En L1, "ce n'est même plus un débat, il y a 19 clubs qui ont admis la décision de l'Etat", coupe Nicolas Holveck, dirigeant de Rennes. "On peut toujours aller voir tous les médias, bouger énormément" mais "la messe est dite", poursuit Bernard Caïazzo, dirigeant de Saint-Etienne et président du syndicat Première Ligue.

- Une L2 à 22? -

Ce qui reste à trancher, en revanche, c'est le format futur de la L2. Certains militent pour un élargissement à 22 clubs, contre 20 actuellement, pour accueillir les promus Pau et Dunkerque tout en conservant Orléans et Le Mans, lanternes rouges de L2 à l'issue d'une saison incomplète.

"Tout le monde sait que, dans le football, la rétrogradation la plus violente est celle entre la L2 et le National", se justifient dans un communiqué les présidents orléanais et manceau.

Si l'actuelle convention liant LFP et FFF permet d'élargir la deuxième division jusqu'à "vingt-deux clubs au plus", le président de la Fédération Noël Le Graët n'a pas caché son hostilité face à un tel scénario. Et certains clubs de L2 sont réticents à partager la recette des droits TV en deux parts supplémentaires...

Boulogne, 3e du National, rêve lui toujours de voir la L2 via la tenue d'un match de barrage contre Niort, 18e de L2. "Pour nous, monter est très, très important", confie à l'AFP le président Reinold Delattre, maintenant sa "confiance dans la sagesse des dirigeants" du football hexagonal.

Même son de cloche du côté d'Ajaccio, Troyes et Clermont, respectivement 3e, 4e et 5e de L2 et qui ne désespèrent pas. Les maires de ces trois villes ont demandé par courrier à la Fédération l'organisation de play-offs et barrages à l'été... ce que la Ligue a d'ores et déjà exclu.

Dans ce puzzle complexe, où les intérêts des uns s'accordent mal avec ceux des autres, une autre équation d'ordre financier vient compliquer la donne.

Car sous l'égide de Le Graët, la Fédération a rappelé son souhait que les clubs professionnels "entérinent un accompagnement financier" en faveur du National (3e div. masculine) et de la D1 féminine, deux compétitions gérées par la FFF.

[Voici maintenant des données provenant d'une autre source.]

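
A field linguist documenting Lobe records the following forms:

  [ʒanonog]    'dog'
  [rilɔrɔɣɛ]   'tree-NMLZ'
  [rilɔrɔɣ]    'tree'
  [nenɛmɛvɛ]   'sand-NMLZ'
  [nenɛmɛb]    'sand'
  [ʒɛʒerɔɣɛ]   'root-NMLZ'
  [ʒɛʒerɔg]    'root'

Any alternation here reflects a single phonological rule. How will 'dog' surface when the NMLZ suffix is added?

[ʒanonoɣɛ]

'root' shows [ɣ] ~ [g] at the end of the stem ([ʒɛʒerɔɣɛ] vs [ʒɛʒerɔg]).
Compare 'tree', with invariant [ɣ] in [rilɔrɔɣɛ] and [rilɔrɔɣ]: an analysis with underlying /ɣ/ and a rule producing [g] in isolation would wrongly predict alternation here too.
Therefore /g/ is basic and [ɣ] is derived by intervocalic spirantization (voiced stops become fricatives between vowels).
From [ʒanonog] the stem 'dog' is /ʒanonog/; between vowels this yields [ʒanonoɣɛ].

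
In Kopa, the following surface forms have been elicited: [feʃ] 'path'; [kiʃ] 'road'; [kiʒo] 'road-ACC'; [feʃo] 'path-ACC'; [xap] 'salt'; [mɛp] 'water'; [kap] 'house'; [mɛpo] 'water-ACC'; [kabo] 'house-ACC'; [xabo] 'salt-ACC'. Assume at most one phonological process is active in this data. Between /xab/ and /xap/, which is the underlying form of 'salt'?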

Dernier point, mais pas des moindres: la Ligue présentera mercredi les modalités de versement du prêt garanti par l'Etat (224,5 M EUR), contracté après le non-versement des échéances télévisuelles d'avril et juin.

Un magot à partager, des enjeux sportifs à clarifier: la réunion des familles du football français promet son lot d'intrigues et de disputes. La grande réconciliation est-elle possible?